The monetary unit of the Republic of Lithuania —as of 1 January 2015, the euro, comprised of 100 cents.
From 1 January 2002, euro banknotes in seven denominations (5, 10, 20, 50, 100, 200, and 500 euro) are in circulation. Copyright to the design of the euro banknotes belongs to the European Central Bank (ECB).
Each banknote is different in colour and size. The larger the denomination — the larger the banknote. The obverse of the banknotes (common side) depicts windows and gates, which symbolise openness, cooperation not only within Europe, but around the world. They also depict a map of Europe and the flag of the European Union. Several features help the blind and visually impaired differentiate banknotes of different denominations.

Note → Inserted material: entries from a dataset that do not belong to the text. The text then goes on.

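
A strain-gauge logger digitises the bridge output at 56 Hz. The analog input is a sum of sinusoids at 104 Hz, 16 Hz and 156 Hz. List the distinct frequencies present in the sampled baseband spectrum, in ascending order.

8 Hz, 12 Hz, 16 Hz

fs/2 = 28 Hz.
104 Hz mod fs = 48 Hz.
48 Hz > fs/2 = 28 Hz, folds to fs − 48 Hz = 8 Hz.
16 Hz ≤ fs/2 = 28 Hz, passes unchanged.
156 Hz mod fs = 44 Hz.
44 Hz > fs/2 = 28 Hz, folds to fs − 44 Hz = 12 Hz.
Distinct values: {8 Hz, 12 Hz, 16 Hz}.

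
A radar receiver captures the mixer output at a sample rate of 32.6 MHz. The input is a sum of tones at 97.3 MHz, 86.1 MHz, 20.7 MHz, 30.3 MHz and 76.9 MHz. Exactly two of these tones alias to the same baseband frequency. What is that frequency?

fs/2 = 16.3 MHz.
97.3 MHz mod fs = 32.1 MHz.
32.1 MHz > fs/2 = 16.3 MHz, folds to fs − 32.1 MHz = 0.5 MHz.
86.1 MHz mod fs = 20.9 MHz.
20.9 MHz > fs/2 = 16.3 MHz, folds to fs − 20.9 MHz = 11.7 MHz.
20.7 MHz > fs/2 = 16.3 MHz, folds to fs − 20.7 MHz = 11.9 MHz.
30.3 MHz > fs/2 = 16.3 MHz, folds to fs − 30.3 MHz = 2.3 MHz.
76.9 MHz mod fs = 11.7 MHz.
11.7 MHz ≤ fs/2 = 16.3 MHz, appears at 11.7 MHz.
76.9 MHz and 86.1 MHz both map to 11.7 MHz.

11.7 MHz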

In 2013, the first banknotes of the second series, called “Europa”, appeared in circulation. It began with the 5 euro banknote in a new design and will continue with new banknotes of the other denominations. On 23 September 2014, the new 10 euro banknote appeared in circulation. Both the new and old banknotes are legal tender. The European Central Bank announced a promotional clip in 23 languages, dedicated to the new 10 euro banknote.
Euro circulation coins
Currently, circulation euro coins in eight denominations are used (1, 2, 5, 10, 20, and 50 cents, 1 and 2 euro). Circulation coins have a common European side and a unique national side.
On the common side of the 5, 2, and 1 cent euro coins, Europe is depicted on the globe together with Africa and Asia.

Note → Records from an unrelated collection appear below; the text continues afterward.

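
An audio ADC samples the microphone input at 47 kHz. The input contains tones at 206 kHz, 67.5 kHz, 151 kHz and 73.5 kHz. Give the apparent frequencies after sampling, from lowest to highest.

fs/2 = 23.5 kHz.
206 kHz mod fs = 18 kHz.
18 kHz ≤ fs/2 = 23.5 kHz, appears at 18 kHz.
67.5 kHz mod fs = 20.5 kHz.
20.5 kHz ≤ fs/2 = 23.5 kHz, appears at 20.5 kHz.
151 kHz mod fs = 10 kHz.
10 kHz ≤ fs/2 = 23.5 kHz, appears at 10 kHz.
73.5 kHz mod fs = 26.5 kHz.
26.5 kHz > fs/2 = 23.5 kHz, folds to fs − 26.5 kHz = 20.5 kHz.
Distinct values: {10 kHz, 18 kHz, 20.5 kHz}.

10 kHz, 18 kHz, 20.5 kHz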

The designs of the common side for the 2 and 1 euro, 50, 20 and 10 cent coins are of two variations: the first version depicts the European Union (EU) prior to its expansion on 1 May 2004, while the second — a geographical depiction of Europe (as of 1 December 2007). The national side helps recognise the country that issued the euro. Each country’s euro’s national side uses elements characteristic of the country, and is surrounded by the 12 EU stars. Although one (national) side may be different, all euro coins are legal tender in the whole euro area. The euro coins issued by Lithuania depict the symbol of Vytis from our state’s coat of arms.
There may be some 2 euro coins with an unusual national side, and it likely that they are commemorative coins. 2 euro commemorative coins are dedicated only to the commemoration of important national and European things.
Coins in the large denominations — 1 and 2 euro — are dual-coloured (silver and gold coloured). Medium-denomination coins — 10, 20 and 50 cent — are gold-coloured, while the small-denomination coins — 1, 2, and 5 cent — are copper coloured.